N00b question here but when people refer to mutex's, they are usually talking about multiple cores on a single machine right? Isn't there a different terminology for locks taken across the network in distributed systems?
I don't think I've ever heard of using the word mutex, namely, for synchronizing access to data over a network. Mutex kind of implies that there's the synchronization primitive and there's the data, and both can be touched separately but it's just an agreement that we touch the mutex first. However, network protocols usually just transfer updates to/from the data and then let the server do the synchronization and access pairing for each connection.
I don't think it would make sense at all to run a "mutex service" on one server and asking clients to grab that mutex before accessing another "data service" which would obviously allow any data updates by anyone without any synchronization at all.

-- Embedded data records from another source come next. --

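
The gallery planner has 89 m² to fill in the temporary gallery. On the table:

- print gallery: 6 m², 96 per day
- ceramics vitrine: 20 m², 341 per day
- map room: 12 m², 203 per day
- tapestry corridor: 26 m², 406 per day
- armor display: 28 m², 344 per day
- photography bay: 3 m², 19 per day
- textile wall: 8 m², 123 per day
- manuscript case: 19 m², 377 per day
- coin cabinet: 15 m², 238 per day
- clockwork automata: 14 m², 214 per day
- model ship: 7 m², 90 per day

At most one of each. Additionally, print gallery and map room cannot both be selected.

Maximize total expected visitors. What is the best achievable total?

Ceramics vitrine + map room + textile wall + manuscript case + coin cabinet + clockwork automata uses 88 of the 89 m² and totals 1496.
The spare 1 m² is too small for any remaining exhibit, and no feasible exchange beats 1496.

1496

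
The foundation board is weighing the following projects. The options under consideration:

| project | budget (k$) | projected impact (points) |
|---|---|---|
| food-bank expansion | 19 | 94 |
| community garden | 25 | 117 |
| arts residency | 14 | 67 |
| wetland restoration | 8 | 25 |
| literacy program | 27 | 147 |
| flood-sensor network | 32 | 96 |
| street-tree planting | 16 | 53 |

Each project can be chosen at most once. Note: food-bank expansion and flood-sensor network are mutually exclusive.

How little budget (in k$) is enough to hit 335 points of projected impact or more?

71

Look for the lowest-budget combination reaching 335.
Taking food-bank expansion + community garden + literacy program gives 358 (≥ 335) for 71 k$.
No combination under 71 k$ hits 335.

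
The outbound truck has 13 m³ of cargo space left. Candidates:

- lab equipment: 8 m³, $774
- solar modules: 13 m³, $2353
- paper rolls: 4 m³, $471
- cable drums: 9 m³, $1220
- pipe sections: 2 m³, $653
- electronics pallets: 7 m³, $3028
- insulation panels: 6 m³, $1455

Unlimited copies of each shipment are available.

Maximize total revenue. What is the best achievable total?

4987

Taking 3×pipe sections + electronics pallets: 13 m³ used, 4987 in revenue.
No other feasible combination exceeds 4987.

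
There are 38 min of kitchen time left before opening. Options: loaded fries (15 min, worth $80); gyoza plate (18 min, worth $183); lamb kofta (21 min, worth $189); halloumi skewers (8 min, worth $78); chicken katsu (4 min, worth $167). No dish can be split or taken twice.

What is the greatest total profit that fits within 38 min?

434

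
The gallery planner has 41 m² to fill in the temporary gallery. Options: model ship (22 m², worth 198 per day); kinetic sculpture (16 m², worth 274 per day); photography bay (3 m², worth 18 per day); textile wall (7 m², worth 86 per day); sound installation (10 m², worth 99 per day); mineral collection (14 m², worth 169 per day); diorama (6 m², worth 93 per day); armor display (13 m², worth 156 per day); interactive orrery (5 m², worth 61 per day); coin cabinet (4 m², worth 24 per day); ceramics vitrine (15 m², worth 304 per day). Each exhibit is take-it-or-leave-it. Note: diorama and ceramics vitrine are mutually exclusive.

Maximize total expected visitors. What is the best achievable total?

Kinetic sculpture + photography bay + textile wall + ceramics vitrine uses 41 of the 41 m² and totals 682.

682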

¹ or just multiple tasks, in general. Even a single-core machine needs mutexed access to shared data because several tasks could try to concurrently use that memory location and the scheduler could switch tasks at a critical point. However, if strictly limited to single-core, and the system allows to, you can just disable interrupts while you're manipulating the data.

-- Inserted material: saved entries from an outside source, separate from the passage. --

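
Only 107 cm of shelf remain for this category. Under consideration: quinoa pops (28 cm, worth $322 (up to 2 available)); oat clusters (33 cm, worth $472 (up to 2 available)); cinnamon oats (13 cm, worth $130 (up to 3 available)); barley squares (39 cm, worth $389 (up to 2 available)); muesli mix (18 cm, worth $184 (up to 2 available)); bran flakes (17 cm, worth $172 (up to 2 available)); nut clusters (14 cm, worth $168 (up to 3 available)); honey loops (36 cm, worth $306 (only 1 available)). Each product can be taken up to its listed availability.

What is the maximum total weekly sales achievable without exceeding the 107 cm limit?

1410

Best packing: 2×oat clusters + cinnamon oats + 2×nut clusters — 107 cm, 1410 total.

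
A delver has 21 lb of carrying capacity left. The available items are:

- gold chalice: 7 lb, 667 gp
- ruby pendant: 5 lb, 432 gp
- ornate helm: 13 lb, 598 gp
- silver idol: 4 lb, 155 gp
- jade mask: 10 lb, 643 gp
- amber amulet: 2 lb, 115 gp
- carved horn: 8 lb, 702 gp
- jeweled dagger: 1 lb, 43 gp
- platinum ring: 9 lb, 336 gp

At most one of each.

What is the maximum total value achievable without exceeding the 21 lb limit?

1844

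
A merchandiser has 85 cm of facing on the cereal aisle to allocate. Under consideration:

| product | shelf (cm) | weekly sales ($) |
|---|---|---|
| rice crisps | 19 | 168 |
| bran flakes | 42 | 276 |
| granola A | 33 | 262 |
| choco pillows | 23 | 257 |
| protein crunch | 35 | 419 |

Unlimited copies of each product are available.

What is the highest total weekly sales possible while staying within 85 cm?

A density-first pass picks 2×protein crunch — 838 at 70 cm.
Replace protein crunch with 2×choco pillows: the trade gains 95 net, giving 933 at 81 cm.
Nothing else within 85 cm beats 933.

933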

> I don't think it would make sense at all to run a "mutex service" on one server and asking clients to grab that mutex before accessing another "data service"
I first came across one in the context of a distributed cache which sat on top of a database. I'm not at all convinced it was a good design, but it was there!

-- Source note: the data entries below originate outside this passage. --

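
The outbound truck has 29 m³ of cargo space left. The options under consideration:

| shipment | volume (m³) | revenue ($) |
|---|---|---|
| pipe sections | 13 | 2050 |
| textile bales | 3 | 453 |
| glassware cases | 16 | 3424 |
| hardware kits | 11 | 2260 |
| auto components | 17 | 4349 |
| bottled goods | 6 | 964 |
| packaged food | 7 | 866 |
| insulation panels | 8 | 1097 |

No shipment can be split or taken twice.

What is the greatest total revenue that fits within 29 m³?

6609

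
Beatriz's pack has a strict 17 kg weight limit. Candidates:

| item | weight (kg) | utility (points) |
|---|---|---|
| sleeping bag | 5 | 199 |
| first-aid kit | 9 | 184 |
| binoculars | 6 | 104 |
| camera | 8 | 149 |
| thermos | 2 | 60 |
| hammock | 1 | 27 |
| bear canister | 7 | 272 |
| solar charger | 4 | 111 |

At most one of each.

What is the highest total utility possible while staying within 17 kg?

609

Density check — sleeping bag 39.80, bear canister 38.86, thermos 30.00 are the best per kg.
Filling by ratio: sleeping bag + thermos + hammock + bear canister for 558, with 2 kg left unused.
Dropping thermos frees 2 kg; slotting in solar charger (4 kg) lifts the total to 609 at 17 kg.
An exhaustive check of the 256 subsets confirms 609.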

No. There are usually talking about 2 threads accessing the same code.
Let's suppose we have an int, and want to add 2, we would do:
1. int i = sharedInt
2. i = i + 2
3. sharedInt = i
(that's what the compile actually does when you write sharedInt += 2).
If the runtime decides two stop the current thread on line 2 and lets the second one run all three lines, we would have a problem if I didn't use a mutex.
I don't know but I think so. I just wanted to give him an oversimplified example (you could also use any complicated computation).
I'm not sure, though, if every compiler/interpreter makes use of them (what about VMs)?
This is available only under certain architectures (x86 is one of them as you've noted), but I've also seen scenarios where the atomic increment instruction is actually slower than using a mutex. Don't consider this feature to be a magic bullet and always test your use cases!
As for the parent discussion, usually a mutex is talking about the threading construct while a "lock service" is how you'd refer to something like etcd or zookeeper.
Mutexes are typically implemented over atomic instructions. So you'd do something like atomic compare/exchange to acquire the mutex and if there's no contention you got it. If there is contention you go to the OSes synchronization constructs which are typically much slower... An atomic increment should always be faster than acquiring a mutex and incrementing...
So what happens when you find yourself running on a CPU that wasn't in your initial affinity mask?
Also, the "sleep for 1 ms" approach used in `init()` looks wrong -- if `sched_setaffinity()` doesn't guarantee that the calling task has been migrated to one of the target CPUs on return (which I suspect it does), I don't think sleeping for a millisecond is going to change anything.
You'll acquire CPU 0's lock (since a map lookup with an invalid key yields the zero value). I agree this isn't optimal when you change the affinity of a process after it has started. You could imagine a scheme where, if this happens, you create a new lock, but that would significantly complicate the scheme as you would now potentially need to take a read lock on the map in case it changes under you. It's annoying that CPUID values aren't guaranteed to be without holes, but that's what we're stuck with.
Yeah, the sleep is a leftover from an earlier version of the code that didn't use sched_setaffinity. I've remove it now.
Anyways, in this case the term "distributed" is being used to describe a mechanism which reduces memory contention when go is utilizing multiple cores on one machine.
I'd love to see more exhaustive analysis of the performance implications for this technique across a wide variety of usage scenarios.